Under the plan, downstate counties must add 3% more new housing units every three years. Upstate, the required growth is 1%. The state would have the ability to override any local zoning laws or land-use regulations. The proposal, which was being debated as part of Hochul’s budget proposal, has been met with anger by local elected officials.
“This is a bad idea, a terrible idea, one that supersedes politics,” Cairo says. “This is not why people live in the suburbs. This is not why people move out of the city to the suburbs.”
Cairo said a neighbor, a lifelong Democrat, recently asked him about the bill. After Cairo explained how it would work, he recalls the neighbor asking him, “They want to do this, and we can’t have a say?”
Cairo’s commitment extends far beyond the scope of government and politics.
In 1995, Cairo and his children established the Pat Cairo Family Foundation, in memory of his wife and their mother who lost her battle with cancer. The organization has raised $5.5 million for cancer research and the assistance of those terminally ill with the disease.

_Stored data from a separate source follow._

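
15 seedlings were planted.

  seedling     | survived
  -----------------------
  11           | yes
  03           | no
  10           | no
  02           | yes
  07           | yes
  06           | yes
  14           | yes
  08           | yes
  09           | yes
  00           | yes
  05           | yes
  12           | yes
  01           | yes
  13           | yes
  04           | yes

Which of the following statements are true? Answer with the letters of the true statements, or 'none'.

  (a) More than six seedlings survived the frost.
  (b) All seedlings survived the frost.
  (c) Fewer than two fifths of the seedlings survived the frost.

(a)

|A| = 15, |A ∩ B| = 13, |A ∖ B| = 2.
(a) |A ∩ B| > 6: holds.
(b) A ⊆ B, i.e. every element of A is in B (|A ∖ B| = 0): fails.
(c) |A ∩ B| / |A| < 2/5: fails.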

The foundation’s work has been acknowledged for making the development of a groundbreaking cancer vaccine possible and also pushed the End of Life Care Law, which ensures terminally ill cancer patients spend their final days in peace and dignity at terminal care facilities like Calvary Hospital in the Bronx. In 2007, Calvary Hospital presented Cairo with the Calvary Hospital Compatior Award.
He is an honorary chief of the Elmont Fire Department and has been a high school football official for 45 years. He is a 2019 inductee in the Nassau County High School Athletics Hall of Fame.
Cairo believes in hard work. A plaque that invokes the famous words “play like a champion today” hangs on his office wall. That hard work is done on the ground, door to door and face to face.
“The personal touch is what it’s all about,” he says. “The world is upside down right now. We need to be talking. We are not that divided. Elected officials and candidates need to be responsive to residents. In the end, there is nothing like talking to your neighbors. Nothing can replace that.”
Todd Shapiro is an award-winning publicist and associate publisher of Dan’s Papers.